Former Miami-Dade Democratic Chairman and (now) former Obama Administration Energy Department official is making another run for Congress in Miami-Dade’s District 25. He lost to incumbent Rep. Mario Diaz-Balart by a 53-47 margin in 2008, but District 25 is an open seat following Rep. Diaz-Balart’s decision to run in an adjacent district.

Garcia’s announcement speech, on YouTube, is here.

The Republican candidate is likely to be David Rivera, a well-funded incumbent state legislator.

The Herald’s political blog, Naked Politics, has lots more. My earlier thoughts on the race here.

Thursday, April 8, 2010

Odds and ends

  • Florida State Representative David Rivera raised $700,000 in the first quarter of this year for his Congressional race, according to this blogger at Florida’s Sunshine State News. Rivera is seeking the GOP nomination in the district being vacated by Rep. Mario Diaz-Balart. Rivera, meanwhile, is taking a symbolic shot at food exports to Cuba by pushing a bill that will bar the state from putting certificates on Florida food exports to Cuba that verify their Florida origin. The Herald reports that last year’s Florida exports consisted of “ham croquettes, Italian bread crumbs, salad dressing and vegetarian tamales.”

  • Herald: Adrian Leiva, a dissident who left Cuba in 2005, died of drowning when attempting to return to Cuba last month in a small boat. His intention was apparently to take up residence in Cuba again and to resume his activism. The three others on his small boat survived.

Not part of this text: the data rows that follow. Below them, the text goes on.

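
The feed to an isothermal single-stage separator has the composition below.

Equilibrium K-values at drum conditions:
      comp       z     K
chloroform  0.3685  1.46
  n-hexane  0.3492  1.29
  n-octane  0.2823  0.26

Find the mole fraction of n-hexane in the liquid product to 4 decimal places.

x_n-hexane = 0.3284

Let ψ = V/F and solve Σ zᵢ(Kᵢ−1)/(1+ψ(Kᵢ−1)) = 0.
g(0) = ΣzᵢKᵢ − 1 = 0.0619 and g(1) = 1 − Σzᵢ/Kᵢ = -0.6089, so a root lies in (0, 1).
Newton iteration, ψ⁰ = 0.44:
  ψ = 0.4400: g = -0.07897, g' = -0.4169 → ψ = 0.2506
  ψ = 0.2506: g = -0.01006, g' = -0.3212 → ψ = 0.2193
  ψ = 0.2193: g = -0.00017, g' = -0.3106 → ψ = 0.2187
Converged at ψ = 0.2187.
Compositions from xᵢ = zᵢ/(1+ψ(Kᵢ−1)), yᵢ = Kᵢxᵢ:
  chloroform: x = 0.3348, y = 0.4888
  n-hexane: x = 0.3284, y = 0.4236
  n-octane: x = 0.3368, y = 0.0876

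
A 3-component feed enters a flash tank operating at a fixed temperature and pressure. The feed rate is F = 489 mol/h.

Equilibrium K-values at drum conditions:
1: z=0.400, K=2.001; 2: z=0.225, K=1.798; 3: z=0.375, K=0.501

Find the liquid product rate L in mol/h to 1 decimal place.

Iterate (Newton) starting at β = 0.5:
  β = 0.500: g = 0.1459, g' = -0.417 → β = 0.850
  β = 0.850: g = -0.0015, g' = -0.449 → β = 0.846
Converged at β = 0.846.
Then V = β·F = 0.8464·489 = 413.9 mol/h and L = F − V = 75.1 mol/h.

L = 75.1 mol/h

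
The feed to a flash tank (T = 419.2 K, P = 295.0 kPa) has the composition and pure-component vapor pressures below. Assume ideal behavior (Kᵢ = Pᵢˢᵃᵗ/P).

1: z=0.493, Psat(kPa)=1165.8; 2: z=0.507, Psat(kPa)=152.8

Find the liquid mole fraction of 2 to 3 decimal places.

Raoult's law: Kᵢ = Pᵢˢᵃᵗ/P = Pᵢˢᵃᵗ/295.0.
  K_1 = 1165.8/295.0 = 3.95186, K_2 = 152.8/295.0 = 0.51797
Material balance + equilibrium reduce to Σ zᵢ(Kᵢ−1)/(1+ψ(Kᵢ−1)) = 0.
g(0) = ΣzᵢKᵢ − 1 = 1.211 and g(1) = 1 − Σzᵢ/Kᵢ = -0.104, so a root lies in (0, 1).
Binary case is linear: z₁(K₁−1)(1+ψ(K₂−1)) + z₂(K₂−1)(1+ψ(K₁−1)) = 0
⇒ ψ = [z₁(K₁−1)+z₂(K₂−1)] / [−(K₁−1)(K₂−1)] = 1.2109/1.4229 = 0.851
Compositions from xᵢ = zᵢ/(1+ψ(Kᵢ−1)), yᵢ = Kᵢxᵢ:
  1: x = 0.140, y = 0.555
  2: x = 0.860, y = 0.445

x_2 = 0.860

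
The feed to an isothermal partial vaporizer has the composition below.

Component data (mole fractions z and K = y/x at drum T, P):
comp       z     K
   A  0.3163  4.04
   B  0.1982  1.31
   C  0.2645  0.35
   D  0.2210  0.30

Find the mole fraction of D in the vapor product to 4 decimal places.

Let ψ = V/F and solve Σ zᵢ(Kᵢ−1)/(1+ψ(Kᵢ−1)) = 0.
Feasibility: ΣzᵢKᵢ = 1.6964, Σzᵢ/Kᵢ = 1.7220 — both > 1, two phases present.
Newton iteration, ψ⁰ = 0.5:
  ψ = 0.5000: g = -0.05794, g' = -0.9762 → ψ = 0.4406
  ψ = 0.4406: g = 0.00042, g' = -0.9947 → ψ = 0.4411
Converged at ψ = 0.4411.
Compositions from xᵢ = zᵢ/(1+ψ(Kᵢ−1)), yᵢ = Kᵢxᵢ:
  A: x = 0.1351, y = 0.5459
  B: x = 0.1744, y = 0.2284
  C: x = 0.3708, y = 0.1298
  D: x = 0.3197, y = 0.0959

y_D = 0.0959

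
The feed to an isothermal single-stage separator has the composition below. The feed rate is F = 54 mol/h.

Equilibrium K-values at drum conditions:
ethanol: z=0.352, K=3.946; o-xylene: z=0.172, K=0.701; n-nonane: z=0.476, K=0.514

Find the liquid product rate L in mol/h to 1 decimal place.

L = 22.8 mol/h

Material balance + equilibrium reduce to Σ zᵢ(Kᵢ−1)/(1+V/F(Kᵢ−1)) = 0.
Feasibility: ΣzᵢKᵢ = 1.754, Σzᵢ/Kᵢ = 1.261 — both > 1, two phases present.
Newton–Raphson from V/F = 0.5:
  V/F = 0.500: g = 0.0533, g' = -0.717 → V/F = 0.574
  V/F = 0.574: g = 0.0022, g' = -0.660 → V/F = 0.578
Converged at V/F = 0.578.
Then V = V/F·F = 0.5777·54 = 31.2 mol/h and L = F − V = 22.8 mol/h.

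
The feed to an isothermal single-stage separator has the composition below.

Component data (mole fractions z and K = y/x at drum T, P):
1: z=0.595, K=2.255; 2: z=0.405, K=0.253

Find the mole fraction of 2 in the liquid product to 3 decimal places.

Binary case is linear: z₁(K₁−1)(1+ψ(K₂−1)) + z₂(K₂−1)(1+ψ(K₁−1)) = 0
⇒ ψ = [z₁(K₁−1)+z₂(K₂−1)] / [−(K₁−1)(K₂−1)] = 0.4442/0.9375 = 0.474
Compositions from xᵢ = zᵢ/(1+ψ(Kᵢ−1)), yᵢ = Kᵢxᵢ:
  1: x = 0.373, y = 0.841
  2: x = 0.627, y = 0.159

x_2 = 0.627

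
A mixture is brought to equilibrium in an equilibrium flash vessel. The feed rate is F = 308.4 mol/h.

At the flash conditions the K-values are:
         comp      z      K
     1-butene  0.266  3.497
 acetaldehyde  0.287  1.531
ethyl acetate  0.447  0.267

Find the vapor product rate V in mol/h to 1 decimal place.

Material balance + equilibrium reduce to Σ zᵢ(Kᵢ−1)/(1+β(Kᵢ−1)) = 0.
g(0) = ΣzᵢKᵢ − 1 = 0.489 and g(1) = 1 − Σzᵢ/Kᵢ = -0.938, so a root lies in (0, 1).
Newton–Raphson from β = 0.34:
  β = 0.340: g = 0.0519, g' = -0.969 → β = 0.394
Converged at β = 0.394.
Then V = β·F = 0.3941·308.4 = 121.6 mol/h and L = F − V = 186.8 mol/h.

V = 121.6 mol/h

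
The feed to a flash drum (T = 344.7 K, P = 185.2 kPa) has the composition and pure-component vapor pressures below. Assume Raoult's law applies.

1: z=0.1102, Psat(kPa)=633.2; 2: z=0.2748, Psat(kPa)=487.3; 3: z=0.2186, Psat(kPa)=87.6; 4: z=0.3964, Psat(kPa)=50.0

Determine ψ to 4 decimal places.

Raoult's law: Kᵢ = Pᵢˢᵃᵗ/P = Pᵢˢᵃᵗ/185.2.
  K_1 = 633.2/185.2 = 3.419006, K_2 = 487.3/185.2 = 2.631210, K_3 = 87.6/185.2 = 0.473002, K_4 = 50.0/185.2 = 0.269978
Rachford–Rice: g(ψ) = Σ zᵢ(Kᵢ−1)/(1+ψ(Kᵢ−1)) = 0.
Check two-phase: ΣzᵢKᵢ = 1.3102 > 1 and Σzᵢ/Kᵢ = 2.0671 > 1, so g(0) = 0.3102 > 0 and g(1) = -1.0671 < 0.
Newton iteration, ψ⁰ = 0.5:
  ψ = 0.5000: g = -0.24460, g' = -0.9898 → ψ = 0.2529
  ψ = 0.2529: g = -0.00505, g' = -1.0133 → ψ = 0.2479
Converged at ψ = 0.2479.

ψ = 0.2479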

  • A summary of a Council of the Americas seminar on investment conditions in Cuba, and the Council’s Chris Sabatini outlines recommendations for the Obama Latin America policy here, including this:

“Third, shake up the Cuba debate. Take both sides: talk human rights and open up to the island. And don’t wait for reciprocal action on the other side of the Florida straits. The Cuban government wants us to hesitate. Don’t. We should do it because we stand for principle: human rights and openness.”